Low-Cycle Fatigue Behavior of Thin-Sheet Extruded Aluminum Alloy

In this work, we investigate a novel testing method for fatigue testing of a thin sheet under fully reversed conditions. Specifically, the fatigue behavior of thin-plate AA6082-T6 was characterized by laminating multiple thin gage specimens together to form a thicker specimen to prevent buckling under low-cycle fatigue testing. In this unique technique, ASTM E606 fatigue specimens were bonded together with a structural adhesive in double and triple laminates, and fatigue behavior was compared against monolithic control specimens. To quantify the fatigue behavior of the laminated AA6082, strain-controlled experiments were conducted, where the fatigue life experimental results exhibited comparable fatigue performance to the published literature.
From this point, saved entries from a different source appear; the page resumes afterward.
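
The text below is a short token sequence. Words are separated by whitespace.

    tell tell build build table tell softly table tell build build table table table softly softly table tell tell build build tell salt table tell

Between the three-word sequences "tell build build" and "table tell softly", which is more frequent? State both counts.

"tell build build": 3 occurrences
"table tell softly": 1 occurrence

"tell build build" (3 vs 1)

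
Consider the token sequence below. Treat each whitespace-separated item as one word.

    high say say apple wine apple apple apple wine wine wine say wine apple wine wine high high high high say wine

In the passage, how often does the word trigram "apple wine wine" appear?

2

Scanning the 20 overlapping trigram windows for "apple wine wine":
  position 8–10: apple wine wine
  position 14–16: apple wine wine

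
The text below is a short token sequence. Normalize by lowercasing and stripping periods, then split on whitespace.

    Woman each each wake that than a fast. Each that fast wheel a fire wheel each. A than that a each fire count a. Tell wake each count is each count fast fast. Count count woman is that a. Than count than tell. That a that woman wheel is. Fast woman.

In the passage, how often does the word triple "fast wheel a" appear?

1

Scanning the 49 overlapping trigram windows for "fast wheel a":
  position 11–13: fast wheel a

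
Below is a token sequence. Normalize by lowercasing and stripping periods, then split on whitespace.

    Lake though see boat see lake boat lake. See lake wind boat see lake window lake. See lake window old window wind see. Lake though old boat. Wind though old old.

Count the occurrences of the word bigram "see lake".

Scanning the 30 overlapping bigram windows for "see lake":
  position 5–6: see lake
  position 9–10: see lake
  position 13–14: see lake
  position 17–18: see lake
  position 23–24: see lake

5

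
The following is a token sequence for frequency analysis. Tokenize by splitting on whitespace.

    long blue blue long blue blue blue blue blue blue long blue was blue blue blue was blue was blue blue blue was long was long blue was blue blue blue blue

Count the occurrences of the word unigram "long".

Scanning the 32 tokens for "long":
  position 1: long
  position 4: long
  position 11: long
  position 24: long
  position 26: long

5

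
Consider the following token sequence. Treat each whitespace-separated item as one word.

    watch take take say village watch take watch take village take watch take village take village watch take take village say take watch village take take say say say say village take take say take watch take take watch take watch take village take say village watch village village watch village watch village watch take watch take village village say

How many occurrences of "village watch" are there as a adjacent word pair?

6

Scanning the 59 overlapping bigram windows for "village watch":
  position 5–6: village watch
  position 16–17: village watch
  position 46–47: village watch
  position 49–50: village watch
  position 51–52: village watch
  position 53–54: village watch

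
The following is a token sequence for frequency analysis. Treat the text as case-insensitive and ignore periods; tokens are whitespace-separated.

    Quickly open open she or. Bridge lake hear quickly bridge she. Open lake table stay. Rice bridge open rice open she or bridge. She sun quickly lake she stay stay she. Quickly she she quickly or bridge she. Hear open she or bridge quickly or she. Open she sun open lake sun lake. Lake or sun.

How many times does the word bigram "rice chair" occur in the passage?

Scanning the 55 overlapping bigram windows for "rice chair":
  (none found)

0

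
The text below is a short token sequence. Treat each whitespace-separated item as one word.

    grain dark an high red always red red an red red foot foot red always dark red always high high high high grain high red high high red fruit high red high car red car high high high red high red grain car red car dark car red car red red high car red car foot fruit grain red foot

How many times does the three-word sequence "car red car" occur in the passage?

Scanning the 58 overlapping trigram windows for "car red car":
  position 33–35: car red car
  position 43–45: car red car
  position 47–49: car red car
  position 53–55: car red car

4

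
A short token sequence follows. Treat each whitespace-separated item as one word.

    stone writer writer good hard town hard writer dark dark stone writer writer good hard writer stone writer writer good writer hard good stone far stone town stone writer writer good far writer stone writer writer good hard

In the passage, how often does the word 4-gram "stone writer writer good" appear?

5

Scanning the 35 overlapping 4-gram windows for "stone writer writer good":
  position 1–4: stone writer writer good
  position 11–14: stone writer writer good
  position 17–20: stone writer writer good
  position 28–31: stone writer writer good
  position 34–37: stone writer writer good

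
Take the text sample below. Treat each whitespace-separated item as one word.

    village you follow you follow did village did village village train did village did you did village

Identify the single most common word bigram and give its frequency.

Bigram frequencies (highest first):
  did village: 4
  you follow: 2
  village did: 2
  village you: 1
  follow you: 1
  follow did: 1
  … (5 more, each ≤ 1)

"did village", 4 times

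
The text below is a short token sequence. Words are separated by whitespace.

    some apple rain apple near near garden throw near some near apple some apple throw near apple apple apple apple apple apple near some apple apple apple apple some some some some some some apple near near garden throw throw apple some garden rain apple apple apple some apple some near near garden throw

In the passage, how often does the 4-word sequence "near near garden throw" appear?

Scanning the 51 overlapping 4-gram windows for "near near garden throw":
  position 5–8: near near garden throw
  position 36–39: near near garden throw
  position 51–54: near near garden throw

3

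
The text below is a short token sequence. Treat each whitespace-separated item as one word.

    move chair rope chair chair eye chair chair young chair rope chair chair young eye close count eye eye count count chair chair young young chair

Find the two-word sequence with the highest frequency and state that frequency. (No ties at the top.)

Bigram frequencies (highest first):
  chair chair: 4
  chair young: 3
  chair rope: 2
  rope chair: 2
  young chair: 2
  move chair: 1
  … (11 more, each ≤ 1)

"chair chair", 4 times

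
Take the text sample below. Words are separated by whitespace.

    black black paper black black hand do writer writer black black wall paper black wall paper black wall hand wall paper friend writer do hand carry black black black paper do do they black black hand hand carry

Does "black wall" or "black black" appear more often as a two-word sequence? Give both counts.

"black black" (6 vs 3)

"black wall": 3 occurrences
"black black": 6 occurrences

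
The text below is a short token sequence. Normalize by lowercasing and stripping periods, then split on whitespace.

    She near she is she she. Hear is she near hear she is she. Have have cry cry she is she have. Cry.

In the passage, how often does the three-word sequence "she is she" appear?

Scanning the 21 overlapping trigram windows for "she is she":
  position 3–5: she is she
  position 12–14: she is she
  position 19–21: she is she

3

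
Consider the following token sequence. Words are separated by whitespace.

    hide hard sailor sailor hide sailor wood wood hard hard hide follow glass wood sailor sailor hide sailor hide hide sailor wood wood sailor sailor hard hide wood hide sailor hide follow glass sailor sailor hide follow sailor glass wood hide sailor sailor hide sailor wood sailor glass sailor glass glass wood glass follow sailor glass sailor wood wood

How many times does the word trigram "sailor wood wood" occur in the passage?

3

Scanning the 57 overlapping trigram windows for "sailor wood wood":
  position 6–8: sailor wood wood
  position 21–23: sailor wood wood
  position 57–59: sailor wood wood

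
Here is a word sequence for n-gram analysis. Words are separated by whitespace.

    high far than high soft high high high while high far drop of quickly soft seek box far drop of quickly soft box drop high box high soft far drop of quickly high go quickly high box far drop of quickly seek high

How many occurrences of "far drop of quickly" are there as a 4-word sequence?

Scanning the 40 overlapping 4-gram windows for "far drop of quickly":
  position 11–14: far drop of quickly
  position 18–21: far drop of quickly
  position 29–32: far drop of quickly
  position 38–41: far drop of quickly

4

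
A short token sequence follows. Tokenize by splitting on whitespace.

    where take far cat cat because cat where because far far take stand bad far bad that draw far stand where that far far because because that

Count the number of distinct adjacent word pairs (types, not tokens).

25

27 tokens → 26 bigram windows in total.
Repeated bigrams (each contributes count−1 duplicates):
  far far: 2
1 duplicate windows → 26 − 1 = 25 distinct.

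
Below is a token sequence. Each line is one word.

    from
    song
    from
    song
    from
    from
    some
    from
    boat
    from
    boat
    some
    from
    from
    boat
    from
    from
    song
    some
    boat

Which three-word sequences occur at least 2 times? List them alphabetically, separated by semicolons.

from boat from; from song from

Trigram counts meeting the condition (at least 2 times):
  from boat from: 2
  from song from: 2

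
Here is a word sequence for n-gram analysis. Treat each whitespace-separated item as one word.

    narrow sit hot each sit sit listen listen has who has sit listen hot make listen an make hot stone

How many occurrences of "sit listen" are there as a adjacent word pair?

Scanning the 19 overlapping bigram windows for "sit listen":
  position 6–7: sit listen
  position 12–13: sit listen

2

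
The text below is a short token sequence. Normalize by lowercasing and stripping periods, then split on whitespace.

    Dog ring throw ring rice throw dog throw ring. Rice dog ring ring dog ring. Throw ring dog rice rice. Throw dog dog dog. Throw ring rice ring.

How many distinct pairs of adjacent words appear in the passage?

14

28 tokens → 27 bigram windows in total.
Repeated bigrams (each contributes count−1 duplicates):
  throw ring: 4
  dog ring: 3
  ring rice: 3
  dog dog: 2
  dog throw: 2
  rice throw: 2
  ring dog: 2
  ring throw: 2
  … (1 more repeated)
13 duplicate windows → 27 − 13 = 14 distinct.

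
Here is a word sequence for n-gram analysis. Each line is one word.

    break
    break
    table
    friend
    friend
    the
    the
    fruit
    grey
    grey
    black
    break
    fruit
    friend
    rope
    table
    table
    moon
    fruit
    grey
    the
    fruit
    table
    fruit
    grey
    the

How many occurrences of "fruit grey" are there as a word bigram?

Scanning the 25 overlapping bigram windows for "fruit grey":
  position 8–9: fruit grey
  position 19–20: fruit grey
  position 24–25: fruit grey

3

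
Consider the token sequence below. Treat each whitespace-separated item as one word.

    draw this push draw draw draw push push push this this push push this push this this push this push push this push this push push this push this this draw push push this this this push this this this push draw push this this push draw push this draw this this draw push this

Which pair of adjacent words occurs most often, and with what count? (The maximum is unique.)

"push this", 13 times

Bigram frequencies (highest first):
  push this: 13
  this push: 11
  this this: 9
  push push: 6
  draw push: 5
  push draw: 3
  … (3 more, each ≤ 3)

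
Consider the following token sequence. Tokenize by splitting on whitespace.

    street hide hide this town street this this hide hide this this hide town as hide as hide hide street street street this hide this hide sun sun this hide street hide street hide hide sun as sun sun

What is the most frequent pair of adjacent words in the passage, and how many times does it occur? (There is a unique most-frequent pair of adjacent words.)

"this hide", 5 times

Bigram frequencies (highest first):
  this hide: 5
  hide hide: 4
  street hide: 3
  hide this: 3
  hide street: 3
  street this: 2
  … (13 more, each ≤ 2)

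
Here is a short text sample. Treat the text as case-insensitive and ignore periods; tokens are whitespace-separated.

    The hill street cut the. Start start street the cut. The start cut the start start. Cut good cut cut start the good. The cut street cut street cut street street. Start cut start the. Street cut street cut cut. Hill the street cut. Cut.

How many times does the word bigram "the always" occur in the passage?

0

Scanning the 44 overlapping bigram windows for "the always":
  (none found)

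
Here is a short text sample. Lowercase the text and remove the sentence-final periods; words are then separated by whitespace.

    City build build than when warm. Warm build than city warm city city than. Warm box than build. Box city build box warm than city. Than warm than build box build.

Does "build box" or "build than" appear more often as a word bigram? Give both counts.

"build box" (3 vs 2)

"build box": 3 occurrences
"build than": 2 occurrences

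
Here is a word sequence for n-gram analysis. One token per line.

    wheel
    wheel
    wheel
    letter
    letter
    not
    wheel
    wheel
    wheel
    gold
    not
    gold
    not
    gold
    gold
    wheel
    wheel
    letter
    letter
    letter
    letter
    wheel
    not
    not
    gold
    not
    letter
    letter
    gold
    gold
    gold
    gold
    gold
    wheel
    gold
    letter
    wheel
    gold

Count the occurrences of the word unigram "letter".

Scanning the 38 tokens for "letter":
  position 4: letter
  position 5: letter
  position 18: letter
  position 19: letter
  position 20: letter
  position 21: letter
  position 27: letter
  position 28: letter
  position 36: letter

9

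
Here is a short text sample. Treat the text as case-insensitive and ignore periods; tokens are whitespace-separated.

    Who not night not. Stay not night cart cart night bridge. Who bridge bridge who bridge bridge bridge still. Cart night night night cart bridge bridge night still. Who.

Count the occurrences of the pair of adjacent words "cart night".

Scanning the 28 overlapping bigram windows for "cart night":
  position 9–10: cart night
  position 20–21: cart night

2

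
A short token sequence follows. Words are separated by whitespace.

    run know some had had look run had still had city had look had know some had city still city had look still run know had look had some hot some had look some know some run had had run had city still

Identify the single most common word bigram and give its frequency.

Bigram frequencies (highest first):
  had look: 5
  know some: 3
  some had: 3
  run had: 3
  had city: 3
  run know: 2
  … (19 more, each ≤ 2)

"had look", 5 times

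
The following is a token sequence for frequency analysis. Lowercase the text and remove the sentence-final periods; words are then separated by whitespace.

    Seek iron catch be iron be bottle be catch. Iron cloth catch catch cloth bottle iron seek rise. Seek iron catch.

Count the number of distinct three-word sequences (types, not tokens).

21 tokens → 19 trigram windows in total.
Repeated trigrams (each contributes count−1 duplicates):
  seek iron catch: 2
1 duplicate windows → 19 − 1 = 18 distinct.

18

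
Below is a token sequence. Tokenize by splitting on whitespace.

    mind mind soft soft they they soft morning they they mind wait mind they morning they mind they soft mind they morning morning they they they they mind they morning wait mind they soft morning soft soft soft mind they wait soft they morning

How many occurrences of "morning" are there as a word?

Scanning the 44 tokens for "morning":
  position 8: morning
  position 15: morning
  position 22: morning
  position 23: morning
  position 30: morning
  position 35: morning
  position 44: morning

7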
Postmortem analysis of the laminated AA6082 revealed a similar fatigue nucleation and crack growth damage mechanisms compared to the monolithic fatigue specimens. Lastly, a microstructure-sensitive fatigue life model was utilized to elucidate structure–property fatigue mechanism relations of the monolithic, double-, and triple-laminate specimens. The fatigue behavior of laminated specimens exhibits good correlation to wrought AA6082-T6 mechanical properties and thus suggests that laminating sheets together can be used to quantify fully reversed fatigue behavior of thin sheets that would otherwise buckle under compression loading.